Moreover, to promote ICT business or recycling-oriented business that intersects different industries as described above, a company must strategically adopt knowledge and core competence that it does not possess within its own company. It also requires leadership capable of generating ongoing business innovation through strategic collaboration that places importance on relationships with other partners.

Therefore, practitioners (employees of all management levels including top management) must strategically form business communities that start with the formation of diverse “Ba” with internal and external partners including customers to build organizational platforms for promoting strategic collaboration. Moreover, in addition to promoting innovation in its own core competence, a company must endeavor to absorb the core competence of superior external partners as well as promote integration and consolidation of core competence within the company. 1 The strategic behavior of practitioners, who include corporate leaders, managers, and all staff, in forming business communities that originate with the formation of “Ba” ultimately leads to the ongoing creation of new values in customers.

Dense strategic collaboration through the formation of such business communities promotes strategic knowledge creation processes among various organizations within and outside the company. The formation of business communities within the company is an element that enhances the company’s organizational competence, and at the same time the formation of business communities among companies including customers can become the trigger for creating synergies in the mutual core competencies of companies. 2

The fundamental aim of strategic collaboration based on partnerships with companies in different industries is to promote cocreation and coevolution through the formation of business communities. “Cocreation” means creating new business, new economies, and new societies together with customers and partners, while coevolution is rooted in the concept of not only developing business communities together with customers and partners, but also bringing about the development of broader economic communities and social communities.

Essentially, the most important task for a company in promoting strategic collaborations is to determine how to form business communities that will generate cocreation and coevolution inside and outside the company including with customers.

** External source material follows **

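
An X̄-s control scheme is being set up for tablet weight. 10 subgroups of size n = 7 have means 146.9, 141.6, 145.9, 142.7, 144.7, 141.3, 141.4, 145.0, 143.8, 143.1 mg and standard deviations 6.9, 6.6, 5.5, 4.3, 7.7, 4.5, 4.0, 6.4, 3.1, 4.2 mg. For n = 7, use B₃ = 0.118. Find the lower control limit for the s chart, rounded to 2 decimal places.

s̄ = (6.9 + 6.6 + 5.5 + 4.3 + 7.7 + 4.5 + 4.0 + 6.4 + 3.1 + 4.2) / 10 = 5.3200
LCL_s = B₃·s̄ = 0.118 × 5.3200 = 0.6278

0.63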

To achieve that, it is essential that all practitioners demonstrate leadership that will result in the formation of business communities as an extension of the formation of diverse “Ba” within and outside the company and, simultaneously, acquire leadership that transcends the conventional narrow view of competition, that is, a strategic view of a competitive strategy within the industry or competition across sectors of the industry, to focus on strategic collaboration with diverse partners and customers throughout the world.

In other words, in today’s world there is a strong demand for the kind of leadership that facilitates strategic knowledge creation through strategic collaboration across and within corporations as strategic collaboration among companies accelerates at a global level. This book presents in-depth case studies of hi-tech companies and their approaches to new strategic knowledge creation through the formation of business communities and offers a new perception of existing leadership theory through the concept of holistic leadership as a new theoretical concept.



The author calls companies that integrate superior knowledge at a global level “knowledge integration firms.” For details, see Kodama (2009b).


The author calls innovation systems that integrate this kind of diverse core knowledge within and outside the company “hybrid innovation” (which is an intermediary form of closed innovation and open innovation, and is equivalent to half-open innovation).